Ospizi marini. Così, nell'Ottocento, erano chiamate le colonie, dove i bimbi di famiglie con più figli che risorse per mantenerli, venivano mandati a trascorrere l'estate, quando avevano problemi di salute. Perché l'aria di mare faceva bene, stare al sole donava un miglior colorito e i problemi, per un po', sembravano meno difficili da affrontare. I sanatori di un tempo successivamente sarebbero diventati un elemento chiave del turismo di massa, salvo poi essere chiusi, abbandonati, in alcuni casi abbattuti. A ripensare le colonie, cercando di dare loro una nuova giovinezza, ora è la Regione Emilia Romagna, che con il Comune di Rimini e altri centri della costa, intende valorizzare quelle strutture con strumenti urbanistici per favorire la loro riqualificazione, liberandole da norme e vincoli che, finora, sono stati di ostacolo agli investimenti.

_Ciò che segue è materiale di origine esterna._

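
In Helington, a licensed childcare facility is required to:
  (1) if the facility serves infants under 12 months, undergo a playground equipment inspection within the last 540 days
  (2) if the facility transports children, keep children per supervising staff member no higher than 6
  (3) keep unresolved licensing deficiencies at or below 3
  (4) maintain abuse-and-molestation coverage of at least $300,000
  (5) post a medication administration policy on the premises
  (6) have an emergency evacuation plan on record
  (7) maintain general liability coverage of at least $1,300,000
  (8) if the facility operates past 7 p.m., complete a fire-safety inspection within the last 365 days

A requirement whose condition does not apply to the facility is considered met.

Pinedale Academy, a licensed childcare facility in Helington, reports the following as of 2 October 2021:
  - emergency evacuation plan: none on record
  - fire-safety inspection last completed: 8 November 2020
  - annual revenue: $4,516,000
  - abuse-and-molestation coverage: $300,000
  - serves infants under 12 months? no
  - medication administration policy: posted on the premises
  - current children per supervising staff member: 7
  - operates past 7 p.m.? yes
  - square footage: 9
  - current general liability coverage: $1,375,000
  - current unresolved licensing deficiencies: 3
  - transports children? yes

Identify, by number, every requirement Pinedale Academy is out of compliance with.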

Tornano le colonie: il progetto
A intrecciarsi sono più temi.
Da un lato, c'è il contrasto al degrado. Molte colonie, nel tempo, sono diventate rifugio per sbandati. Dall'altro, c'è il potenziale da sfruttare degli edifici, non di rado firmati da grandi architetti, che potrebbero ancora essere importanti per il turismo. E poi c'è la questione della memoria di un Paese, che, per decenni, in quelle strutture, ha prima curato, poi cresciuto, infine fatto divertire i propri giovani e giovanissimi, regalando loro la gratificante sensazione di essere autonomi in comunità a misura di bambino. Se l'Ottocento, infatti, ideò gli ospizi come luoghi di cura, forte degli studi su elioterapia e talassoterapia il primo nacque nel 1822, quando l'ospedale di Lucca iniziò a organizzare soggiorni curativi per bimbi a Viareggio - il Novecento cambiò sguardo e filosofia, passando dalla cura del corpo allo svago dell'animo. Le strutture che prima erano sanatori diventarono basi per turismo e formazione giovanile, moltiplicandosi con il Fascismo e contribuendo a ridisegnare orizzonte e costumi del Paese. Dopo la Seconda Guerra Mondiale, fu riconosciuto il valore formativo delle colonie, per questo aperte a tutti, senza più questioni di censo. Con il passare dei decenni e il cambiamento di secolo, dunque, dalle colonie gestite da associazioni benefiche si passò ad altre gestite dalle Amministrazioni o da titolari di aziende per i figli dei dipendenti.